Tuesday, May 18, 2010

Getting Just Desserts

Proud American Robin says, "I can hold my head high, 'cause I did the right thing when no one was looking"

On one of my very first birding walks in the fall of '08 I bumped into a local birder named Eric. We have crossed paths several times since then, but on that early trip he was one of the first active members of the birding community that I had met. As we checked the habitat around Plaster Reservoir in Broomfield his ability to locate and identify birds began to shed light on just how little I knew, and how much there was out there that I had not been experiencing. The most memorable such case was his asking if I had seen the Green-tailed Towhee in the Russian Olives we were scanning. I replied that I had, added it to my list, and on we went. Later when I was at home and reviewing some of my pictures I checked through the only guide I had at the time, "Peterson's Guide to the Birds of Western North America". As I flipped through I came to the entry for the Green-tailed Towhee, and I was instantly sure that I hadn't seen that bird. At the time I had in all good conscience thought that I knew which bird he was talking about, and that it was a Green-tailed Towhee. After I realized my mistake I adjusted my list, already knowing that marking off a bird I wasn't sure of would take away some of the reward when I actually did see and identify it at some later point.
A year and a half later the bird and I finally crossed paths once again; the species not the individual - of course.
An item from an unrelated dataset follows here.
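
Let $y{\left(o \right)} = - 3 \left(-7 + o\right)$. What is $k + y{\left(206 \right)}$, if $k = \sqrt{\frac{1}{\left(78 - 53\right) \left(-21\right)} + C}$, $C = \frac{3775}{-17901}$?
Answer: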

This time I spotted it as I stood on the deck looking out behind the Beaver Visitor Center at Rocky Mountain National Park. I was looking through my camera's eyepiece - I didn't have my bins in the visitor center - but even at a distance I was confident that this was one of my long sought after targets. I honestly don't know how I missed it for all of last year. They are fairly common, at least for others, but this was my first. Let me confirm that the wait was completely worthwhile.
On a side note, if you are a local, or ever happen to visit RMNP be sure not to overlook the deck off the back of the visitor center. The wrap-around walkway raises you up into the Ponderosas and seems to keep the birds in the area comfortable as humans watch their activity.

One of the best way's to observe wildlife is in the company of children. The large herds of Elk that had descended into town with the snow were all fascinating to the eyes of a three year old.

At least pawing through snow must not be too bad when there is new sprouting grass and vegetation below.

To a child, referring to such a beast as "Antler" rather than Elk just makes sense I guess. To an adult, getting to watch a couple of males meander down the sidewalk as you crawl along shooting out the window of a vehicle was pretty cool as well.